Using cutting-edge spatial and single-cell genomic tools, Wei Wei, Ph.D., and colleagues at ISB, alongside collaborators at Fudan University, traced the origins of these puzzling tumors. Their conclusion challenges a long-held assumption. "We found that these tumors are not simply mixtures of different cancer types," Wei said. "They are dynamic systems, with cancer cells actively changing their identity."

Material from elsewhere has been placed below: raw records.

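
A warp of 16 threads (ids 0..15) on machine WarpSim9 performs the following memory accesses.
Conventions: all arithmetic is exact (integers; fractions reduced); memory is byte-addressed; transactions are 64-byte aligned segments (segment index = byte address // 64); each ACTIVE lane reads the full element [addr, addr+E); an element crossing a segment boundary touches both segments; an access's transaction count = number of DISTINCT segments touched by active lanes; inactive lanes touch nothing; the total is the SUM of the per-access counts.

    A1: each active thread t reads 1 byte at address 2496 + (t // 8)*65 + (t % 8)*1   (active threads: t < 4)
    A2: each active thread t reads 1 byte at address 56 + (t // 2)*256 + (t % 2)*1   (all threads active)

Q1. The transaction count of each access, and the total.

A1: 1 transaction
A2: 8 transactions

Answer: 1,8; total 9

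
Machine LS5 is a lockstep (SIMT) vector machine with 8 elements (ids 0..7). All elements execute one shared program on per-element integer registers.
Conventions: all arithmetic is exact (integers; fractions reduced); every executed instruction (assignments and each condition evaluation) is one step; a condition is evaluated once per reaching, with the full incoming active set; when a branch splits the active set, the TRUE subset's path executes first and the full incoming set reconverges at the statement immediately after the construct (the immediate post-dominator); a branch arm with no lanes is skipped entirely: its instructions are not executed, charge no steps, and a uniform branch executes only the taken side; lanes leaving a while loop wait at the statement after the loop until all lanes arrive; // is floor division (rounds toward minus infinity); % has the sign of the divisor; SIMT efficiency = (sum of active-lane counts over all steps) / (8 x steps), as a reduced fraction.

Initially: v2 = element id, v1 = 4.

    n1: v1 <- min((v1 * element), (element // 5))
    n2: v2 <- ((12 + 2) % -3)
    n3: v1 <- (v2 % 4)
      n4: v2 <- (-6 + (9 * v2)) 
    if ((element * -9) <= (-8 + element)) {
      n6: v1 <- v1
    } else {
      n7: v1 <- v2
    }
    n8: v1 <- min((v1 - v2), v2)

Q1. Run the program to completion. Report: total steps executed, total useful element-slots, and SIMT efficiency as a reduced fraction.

Answer: 8 steps, 56 useful, 7/8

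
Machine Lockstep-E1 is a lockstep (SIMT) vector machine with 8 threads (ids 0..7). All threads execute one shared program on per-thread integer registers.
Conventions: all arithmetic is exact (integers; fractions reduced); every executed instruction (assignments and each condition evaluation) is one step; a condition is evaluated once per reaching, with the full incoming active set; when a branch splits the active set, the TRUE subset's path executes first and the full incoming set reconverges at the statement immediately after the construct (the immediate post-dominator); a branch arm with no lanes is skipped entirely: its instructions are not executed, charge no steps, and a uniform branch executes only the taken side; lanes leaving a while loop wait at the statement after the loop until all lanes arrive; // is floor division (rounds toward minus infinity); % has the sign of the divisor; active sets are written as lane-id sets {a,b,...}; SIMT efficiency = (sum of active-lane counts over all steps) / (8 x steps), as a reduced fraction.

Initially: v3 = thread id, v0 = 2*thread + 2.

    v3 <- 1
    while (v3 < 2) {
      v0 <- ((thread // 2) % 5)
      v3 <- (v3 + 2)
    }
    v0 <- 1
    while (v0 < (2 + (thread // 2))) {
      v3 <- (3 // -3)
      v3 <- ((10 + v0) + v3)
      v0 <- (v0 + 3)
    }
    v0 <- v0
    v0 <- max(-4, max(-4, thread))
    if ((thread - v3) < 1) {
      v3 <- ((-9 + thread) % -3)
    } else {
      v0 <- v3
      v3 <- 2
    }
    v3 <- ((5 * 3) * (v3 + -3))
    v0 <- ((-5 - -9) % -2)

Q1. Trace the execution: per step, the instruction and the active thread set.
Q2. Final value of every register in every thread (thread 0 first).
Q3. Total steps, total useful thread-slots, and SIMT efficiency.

step 0: v3 <- 1                      {0,1,2,3,4,5,6,7}
step 1: eval (v3 < 2)                {0,1,2,3,4,5,6,7}
step 2: v0 <- ((thread // 2) % 5)    {0,1,2,3,4,5,6,7}
step 3: v3 <- (v3 + 2)               {0,1,2,3,4,5,6,7}
step 4: eval (v3 < 2)                {0,1,2,3,4,5,6,7}
step 5: v0 <- 1                      {0,1,2,3,4,5,6,7}
step 6: eval (v0 < (2 + (thread // 2))) {0,1,2,3,4,5,6,7}
step 7: v3 <- (3 // -3)              {0,1,2,3,4,5,6,7}
step 8: v3 <- ((10 + v0) + v3)       {0,1,2,3,4,5,6,7}
step 9: v0 <- (v0 + 3)               {0,1,2,3,4,5,6,7}
step 10: eval (v0 < (2 + (thread // 2))) {0,1,2,3,4,5,6,7}
step 11: v3 <- (3 // -3)              {6,7}
step 12: v3 <- ((10 + v0) + v3)       {6,7}
step 13: v0 <- (v0 + 3)               {6,7}
step 14: eval (v0 < (2 + (thread // 2))) {6,7}
step 15: v0 <- v0                     {0,1,2,3,4,5,6,7}
step 16: v0 <- max(-4, max(-4, thread)) {0,1,2,3,4,5,6,7}
step 17: eval ((thread - v3) < 1)     {0,1,2,3,4,5,6,7}
step 18: v3 <- ((-9 + thread) % -3)   {0,1,2,3,4,5,6,7}
step 19: v3 <- ((5 * 3) * (v3 + -3))  {0,1,2,3,4,5,6,7}
step 20: v0 <- ((-5 - -9) % -2)       {0,1,2,3,4,5,6,7}

Answer: 21 steps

v3: -45,-75,-60,-45,-75,-60,-45,-75
v0: 0,0,0,0,0,0,0,0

steps = 21; useful = 144; efficiency = 144/168 = 6/7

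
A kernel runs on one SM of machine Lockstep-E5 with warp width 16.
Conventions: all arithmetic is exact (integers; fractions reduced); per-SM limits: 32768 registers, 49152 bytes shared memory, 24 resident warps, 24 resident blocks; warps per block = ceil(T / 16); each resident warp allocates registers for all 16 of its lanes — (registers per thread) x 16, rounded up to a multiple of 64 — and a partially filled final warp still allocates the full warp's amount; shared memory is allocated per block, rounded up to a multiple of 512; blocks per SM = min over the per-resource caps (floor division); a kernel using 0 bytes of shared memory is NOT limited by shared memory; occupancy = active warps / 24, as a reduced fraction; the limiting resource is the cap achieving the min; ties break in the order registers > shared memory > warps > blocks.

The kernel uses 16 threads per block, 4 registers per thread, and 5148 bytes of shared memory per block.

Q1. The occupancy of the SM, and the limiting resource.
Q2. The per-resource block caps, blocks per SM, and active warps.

Answer: occupancy 1/3, limited by shared memory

registers: 512 blocks
shared memory: 8 blocks
warps: 24 blocks
blocks: 24 blocks

Answer: 8 blocks, 8 active warps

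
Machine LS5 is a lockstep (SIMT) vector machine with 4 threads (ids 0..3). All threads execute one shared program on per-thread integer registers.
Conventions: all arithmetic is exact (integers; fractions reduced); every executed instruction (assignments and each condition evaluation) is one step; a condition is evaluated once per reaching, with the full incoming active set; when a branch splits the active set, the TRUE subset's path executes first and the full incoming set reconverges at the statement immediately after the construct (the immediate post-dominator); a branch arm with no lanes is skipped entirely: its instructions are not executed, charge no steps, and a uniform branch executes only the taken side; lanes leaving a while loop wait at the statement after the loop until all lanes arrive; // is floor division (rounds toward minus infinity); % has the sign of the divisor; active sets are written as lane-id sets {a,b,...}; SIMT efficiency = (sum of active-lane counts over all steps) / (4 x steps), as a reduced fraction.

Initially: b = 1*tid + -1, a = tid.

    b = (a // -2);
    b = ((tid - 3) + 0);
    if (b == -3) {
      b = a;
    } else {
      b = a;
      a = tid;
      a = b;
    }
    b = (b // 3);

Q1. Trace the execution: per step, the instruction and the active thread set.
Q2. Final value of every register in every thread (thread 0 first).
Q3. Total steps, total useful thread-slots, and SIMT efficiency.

step 0: b <- (a // -2)               {0,1,2,3}
step 1: b <- ((tid - 3) + 0)         {0,1,2,3}
step 2: eval (b == -3)               {0,1,2,3}
step 3: b <- a                       {0}
step 4: b <- a                       {1,2,3}
step 5: a <- tid                     {1,2,3}
step 6: a <- b                       {1,2,3}
step 7: b <- (b // 3)                {0,1,2,3}

Answer: 8 steps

b: 0,0,0,1
a: 0,1,2,3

steps = 8; useful = 26; efficiency = 26/32 = 13/16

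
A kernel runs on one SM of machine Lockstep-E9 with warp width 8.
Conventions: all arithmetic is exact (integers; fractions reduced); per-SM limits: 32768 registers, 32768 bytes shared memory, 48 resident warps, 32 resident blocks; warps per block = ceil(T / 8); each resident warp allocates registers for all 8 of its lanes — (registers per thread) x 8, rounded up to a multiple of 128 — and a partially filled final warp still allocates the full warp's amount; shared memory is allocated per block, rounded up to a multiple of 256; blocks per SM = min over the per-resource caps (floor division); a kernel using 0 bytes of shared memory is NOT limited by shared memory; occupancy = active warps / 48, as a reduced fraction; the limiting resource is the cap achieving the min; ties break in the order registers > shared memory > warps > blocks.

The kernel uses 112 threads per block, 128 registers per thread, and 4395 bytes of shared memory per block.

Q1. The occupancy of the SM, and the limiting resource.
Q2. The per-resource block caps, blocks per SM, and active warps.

Answer: occupancy 7/12, limited by registers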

The research revealed that cSCLC tumors arise from a single ancestral cell that gradually evolves, with its descendants shifting between identities as the cancer grows. Even more striking, about one-third of the SCLC-like tumor cells analyzed existed in hybrid states—carrying features of multiple cancer types simultaneously. Cancer, it seems, does not operate as a simple on-off switch but as a shifting continuum.

The team also mapped the tumor microenvironments and found that different regions within the same tumor created distinct neighborhoods. Some areas teemed with immune cells ready to fight; others were nearly sealed off, surrounded by dense bands of fibroblasts that may shield the cancer from attack.

But perhaps the most practical breakthrough from this work is a new diagnostic tool called cSCLC Detector—a four-gene test that can identify these mixed tumors more accurately than traditional methods. Because the small-cell and non-small-cell regions of cSCLC share early "trunk" mutations despite looking different under a microscope, a biopsy of just one section can still reveal clues about the whole tumor's identity. When tested on datasets of patients previously diagnosed with standard small-cell lung cancer, the tool flagged a substantially higher proportion of cases with combined features—suggesting the disease has been significantly underdiagnosed.

For patients, this work represents a shift in philosophy as much as science. "Cancer is not static," Wei said. "To treat it effectively, we need to understand how it evolves—not just what it is at a single point in time."